Aux termes de ses conclusions signifiées par voie électronique le 10 mars 2025, la société Henry Schein France demande au tribunal, au visa des articles 1641 et 1604 du code civil de :
— A titre principal, débouter la société de la Mouillère de ses demandes ;
— A titre subsidiaire :
* débouter la société De Lage Landen Leasing de sa demande en garantie à l’encontre de la société Henry Schein France et de sa demande de remboursement de la somme de 31.666,67 euros hors taxes au titre du remboursement de la caméra ;
* condamner la société Sirona Dental à garantir la société Henry Schein France de l’ensemble des condamnations qui viendraient à être prononcées contre elle dans le cadre du litige l’opposant à la société de la Mouillère ;
* écarter l’exécution provisoire ;
— En tout état de cause :
* condamner la société de la Mouillère à payer à la société Henry Schein France la somme de 4.000 euros au titre de l’article 700 du code de procédure civile,
* condamner la société de la Mouillère aux dépens.

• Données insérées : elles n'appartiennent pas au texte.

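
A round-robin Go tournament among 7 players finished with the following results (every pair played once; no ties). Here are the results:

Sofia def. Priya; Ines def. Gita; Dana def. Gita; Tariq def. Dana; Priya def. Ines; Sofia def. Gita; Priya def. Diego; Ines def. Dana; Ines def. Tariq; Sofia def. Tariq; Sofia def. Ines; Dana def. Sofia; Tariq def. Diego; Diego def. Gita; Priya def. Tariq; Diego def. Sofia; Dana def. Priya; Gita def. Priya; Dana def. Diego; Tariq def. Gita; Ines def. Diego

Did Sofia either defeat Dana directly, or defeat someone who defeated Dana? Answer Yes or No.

Yes

Sofia did not beat Dana directly.
Sofia beat Ines, Priya, Gita, Tariq. Of those, Ines beat Dana.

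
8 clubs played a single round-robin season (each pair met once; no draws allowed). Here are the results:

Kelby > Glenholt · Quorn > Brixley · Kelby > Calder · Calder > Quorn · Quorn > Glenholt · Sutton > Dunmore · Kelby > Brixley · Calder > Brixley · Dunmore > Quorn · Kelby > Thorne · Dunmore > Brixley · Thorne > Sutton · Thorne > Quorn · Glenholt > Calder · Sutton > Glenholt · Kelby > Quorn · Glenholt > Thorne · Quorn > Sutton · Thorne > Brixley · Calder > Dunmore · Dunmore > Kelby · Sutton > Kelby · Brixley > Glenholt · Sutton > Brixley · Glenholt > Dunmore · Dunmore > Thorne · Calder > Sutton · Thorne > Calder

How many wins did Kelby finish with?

Kelby's results: beat Quorn, Thorne, Calder, Glenholt, Brixley; lost to Dunmore, Sutton.
That is 5 wins.

5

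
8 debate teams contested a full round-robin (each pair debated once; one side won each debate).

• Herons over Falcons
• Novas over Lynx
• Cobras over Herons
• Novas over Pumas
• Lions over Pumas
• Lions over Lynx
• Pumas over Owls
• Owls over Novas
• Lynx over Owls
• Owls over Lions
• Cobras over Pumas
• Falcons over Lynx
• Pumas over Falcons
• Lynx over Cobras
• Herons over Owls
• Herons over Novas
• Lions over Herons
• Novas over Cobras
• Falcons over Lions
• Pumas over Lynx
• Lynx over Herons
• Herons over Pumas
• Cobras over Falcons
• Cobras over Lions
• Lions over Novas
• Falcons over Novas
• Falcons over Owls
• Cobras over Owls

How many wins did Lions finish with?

4

Lions' results: beat Pumas, Herons, Novas, Lynx; lost to Owls, Falcons, Cobras.
That is 4 wins.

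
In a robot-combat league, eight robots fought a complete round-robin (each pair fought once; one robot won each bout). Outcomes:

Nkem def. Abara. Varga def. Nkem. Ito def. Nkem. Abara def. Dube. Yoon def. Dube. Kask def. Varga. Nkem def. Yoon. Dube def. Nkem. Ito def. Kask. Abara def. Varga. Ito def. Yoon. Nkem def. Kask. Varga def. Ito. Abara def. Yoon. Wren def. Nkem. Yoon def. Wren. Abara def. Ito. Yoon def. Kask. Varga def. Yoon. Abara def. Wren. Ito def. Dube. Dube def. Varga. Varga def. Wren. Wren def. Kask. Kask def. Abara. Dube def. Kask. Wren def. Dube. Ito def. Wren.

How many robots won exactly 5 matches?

2

Win totals: Dube 3, Yoon 3, Abara 5, Varga 4, Kask 2, Ito 5, Nkem 3, Wren 3.
Exactly 5: Abara, Ito — 2 robots.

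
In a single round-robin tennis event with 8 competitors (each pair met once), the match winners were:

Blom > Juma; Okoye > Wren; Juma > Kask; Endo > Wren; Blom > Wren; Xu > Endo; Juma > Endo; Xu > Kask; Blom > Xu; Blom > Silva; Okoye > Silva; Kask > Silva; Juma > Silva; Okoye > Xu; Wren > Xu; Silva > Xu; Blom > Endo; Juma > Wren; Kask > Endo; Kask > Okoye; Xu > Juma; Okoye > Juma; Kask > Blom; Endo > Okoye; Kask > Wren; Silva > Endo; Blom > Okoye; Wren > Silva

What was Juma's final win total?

Juma's results: beat Silva, Wren, Endo, Kask; lost to Okoye, Xu, Blom.
That is 4 wins.

4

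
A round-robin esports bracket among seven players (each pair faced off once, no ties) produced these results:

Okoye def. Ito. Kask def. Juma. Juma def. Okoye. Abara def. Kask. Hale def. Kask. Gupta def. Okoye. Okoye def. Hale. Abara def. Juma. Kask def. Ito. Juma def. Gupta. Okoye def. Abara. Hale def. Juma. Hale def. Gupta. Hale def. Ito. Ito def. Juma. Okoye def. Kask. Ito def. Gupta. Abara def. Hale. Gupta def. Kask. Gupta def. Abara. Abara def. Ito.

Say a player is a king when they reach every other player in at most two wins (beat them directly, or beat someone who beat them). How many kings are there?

5

Okoye reaches everyone (king).
Gupta reaches everyone (king).
Kask cannot reach Hale, Abara in two steps.
Hale reaches everyone (king).
Abara reaches everyone (king).
Ito cannot reach Hale in two steps.
Juma reaches everyone (king).
Kings: Okoye, Gupta, Hale, Abara, Juma — 5.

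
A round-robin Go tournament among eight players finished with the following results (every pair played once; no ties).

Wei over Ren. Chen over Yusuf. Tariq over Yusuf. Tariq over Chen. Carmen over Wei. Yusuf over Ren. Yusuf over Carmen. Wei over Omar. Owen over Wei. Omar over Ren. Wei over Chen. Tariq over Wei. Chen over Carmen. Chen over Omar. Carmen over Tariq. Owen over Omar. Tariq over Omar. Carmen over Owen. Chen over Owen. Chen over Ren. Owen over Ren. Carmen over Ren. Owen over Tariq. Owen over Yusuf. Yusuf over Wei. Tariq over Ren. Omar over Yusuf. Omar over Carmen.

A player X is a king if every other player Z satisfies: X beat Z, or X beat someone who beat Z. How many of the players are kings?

5

Carmen reaches everyone (king).
Tariq reaches everyone (king).
Chen reaches everyone (king).
Owen reaches everyone (king).
Omar cannot reach Chen in two steps.
Wei cannot reach Tariq in two steps.
Ren cannot reach Carmen, Tariq, Chen, Owen, Omar, Wei, Yusuf in two steps.
Yusuf reaches everyone (king).
Kings: Carmen, Tariq, Chen, Owen, Yusuf — 5.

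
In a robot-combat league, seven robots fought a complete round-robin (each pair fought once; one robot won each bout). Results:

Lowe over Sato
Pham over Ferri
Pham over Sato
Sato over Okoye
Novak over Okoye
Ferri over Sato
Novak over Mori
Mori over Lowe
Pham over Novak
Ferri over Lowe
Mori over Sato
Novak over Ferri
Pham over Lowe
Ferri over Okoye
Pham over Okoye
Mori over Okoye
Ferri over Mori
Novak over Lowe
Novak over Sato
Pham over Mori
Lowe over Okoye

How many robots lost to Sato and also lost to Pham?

1

Sato beat: Okoye.
Pham beat: Mori, Sato, Novak, Ferri, Lowe, Okoye.
Both beat: Okoye — 1.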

Aux termes de ses conclusions signifiées par voie électronique le 7 mai 2025, la société De Lage Landen Leasing demande au tribunal, au visa de l’article 1137 du code civil et du code de procédure civile, de :
— A titre principal, débouter la société de la Mouillère de ses demandes,
— A titre subsidiaire,
* cantonner le montant des sommes à restituer à hauteur de 43.707,08 euros TTC,
* condamner la société Henry Schein France à garantir la société De Lage Landen Leasing de toutes les condamnations qui pourraient être prononcées à son encontre,
* condamner la société Henry Schein France à payer à la société De Lage Landen Leasing la somme de 31.666,67 euros hors taxes correspondant au prix de vente de la caméra optique,
— A titre infiniment subsidiaire, condamner la société Sirona Dental à garantir la société De Lage Landen Leasing de toutes condamnations prononcées à son encontre,
— En tout état de cause,
* condamner toute partie succombante à payer à la société De Lage Landen Leasing la somme de 3.000 euros au titre de l’article 700 du code de procédure civile,
* condamner toute partie succombante aux dépens de première instance et d’appel,
* ordonner l’exécution provisoire nonobstant appel ou opposition et sans caution,
Aux termes de ses conclusions signifiées par voie électronique le 2 décembre 2024, la société Sirona Dental demande au tribunal, au visa des articles 9, 246 et 276 du code de procédure civile et de l’article 1641 du code civil, de :
— écarter des débats le rapport d’expertise de Mme [R] ;
— débouter la société de la Mouillère de ses demandes ;
— débouter la société De Lage Landen Leasing de ses demandes contre la société Sirona Dental;
— débouter la société Henry Schein France de son appel en garantie contre la société Sirona Dental ;
— condamner la société de la Mouillère et la société Henry Schein France à payer in solidum à la société Sirona Dental la somme de 10.000 euros au titre de l’article 700 du code de procédure civile.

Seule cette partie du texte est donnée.